Penn thinks big on small-scale research

Over in the School of Engineering and Applied Science, they’re really sweating the small stuff these days.

That’s because, in the words of Vijay Kumar, deputy dean for research in SEAS, “small is big.”

The small stuff we’re talking about here is really small — the size of a single atom or molecule. Penn researchers are busy pushing these atoms and molecules around, one by one, to see what happens and create devices and processes that will change the way we live.

The field in which all this work is being done is known as nanotechnology, and Penn is betting a lot on its future.

Nanotechnology holds out the possibility that doctors will be better able to diagnose and treat patients. It could lead to smaller yet more powerful computers. And it could become an important source of high-tech jobs for the Philadelphia region.

Penn’s current nanotechnology research and development efforts seek to exploit all these possibilities.

Two institutes form the heart of Penn’s nanotechnology work. One, the Center for Science and Engineering of Nanoscale Systems (SEMS), is focused on the basic research. The other, the Nanotechnology Institute (NTI), is a partnership focused on education and job development.

Dawn Bonnell, professor of materials science and engineering and director of SEMS, said that Penn’s push into nanotechnology is part of a larger trend. “I don’t know of a university that isn’t making investments in nanotechnology,” she said. “You can’t have a viable research program 15 years from now without it.”

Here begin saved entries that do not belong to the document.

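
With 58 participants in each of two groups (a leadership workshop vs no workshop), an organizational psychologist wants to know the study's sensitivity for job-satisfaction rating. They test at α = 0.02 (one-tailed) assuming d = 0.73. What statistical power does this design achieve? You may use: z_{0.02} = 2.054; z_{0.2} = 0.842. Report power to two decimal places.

power ≈ 0.97

For two equal groups, power = Φ(d·√(n/2) − z_{α}).
d·√(n/2) = 0.73 × √(58/2) = 0.73 × 5.385 = 3.931.
z_β = 3.931 − 2.054 = 1.877.
Power = Φ(1.877) = 0.970.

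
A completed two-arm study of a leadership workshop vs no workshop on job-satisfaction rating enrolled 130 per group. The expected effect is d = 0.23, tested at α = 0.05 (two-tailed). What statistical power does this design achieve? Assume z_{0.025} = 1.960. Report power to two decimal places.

For two equal groups, power = Φ(d·√(n/2) − z_{α/2}).
d·√(n/2) = 0.23 × √(130/2) = 0.23 × 8.062 = 1.854.
z_β = 1.854 − 1.960 = -0.106.
Power = Φ(-0.106) = 0.458.

power ≈ 0.46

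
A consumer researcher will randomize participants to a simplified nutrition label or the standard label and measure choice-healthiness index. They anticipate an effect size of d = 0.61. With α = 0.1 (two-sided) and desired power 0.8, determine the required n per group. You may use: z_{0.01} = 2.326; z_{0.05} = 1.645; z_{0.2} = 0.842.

For two independent groups with equal n: n = 2·((z_{α/2} + z_β) / d)².
z_{α/2} + z_β = 1.645 + 0.842 = 2.487.
n = 2 × (2.487 / 0.61)² = 2 × 4.077² = 2 × 16.62 = 33.2.
Round up to the next whole participant.

n = 34 per group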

SEMS brings together faculty in SEAS, the School of Arts and Sciences and the School of Medicine and provides them with a place to exchange ideas and projects. It aims to capitalize on Penn’s strengths in medicine, information science and molecular engineering.

The University, already a leader in carbon nanotube research, is also a leader in the invention of state-of-the-art nanoscale measuring devices. “We were the first to use these imaging techniques, and we hold several patents,” Kumar said.

Currently, 17 Penn faculty are affiliated with SEMS, conducting more than $4 million worth of sponsored research each year. The University is also investing another $1 million to recruit new faculty that will raise that number to 30 and create a new graduate fellowship program in SEMS.

Promising research has already come out of SEMS. For example, researchers in the Materials Science and Engineering Department and the School of Medicine have already produced nanoscale particles of a metal oxide that can be used to improve the quality and intensity of medical images.

David Luzzi, associate professor of materials science and engineering and a member of NTI’s three-person management committee, hopes that when the time comes to produce this oxide commercially, it will be made in the region with locally-trained labor.

“The ENIAC historical marker reminds me every day what I don’t want the NTI to be,” he said, referring to earlier groundbreaking research at Penn that others elsewhere exploited. “We want to build a regional infrastructure that can spur economic development.”

That process has two main pillars: applied research and education. Luzzi stressed that the latter was every bit as important as the former.

“Why did Intel go to Phoenix and not Austin [when it decided to open a new factory]? Because there was no labor pool left in Austin,” he said. So NTI’s first major project is to develop a nanotechnology training curriculum involving 11 colleges, universities and medical centers from here to Johnstown and eight community colleges in Pennsylvania, New Jersey, Delaware and Maryland.

Luzzi also sees this project as “a great way to get underrepresented groups onto career paths in high-tech.”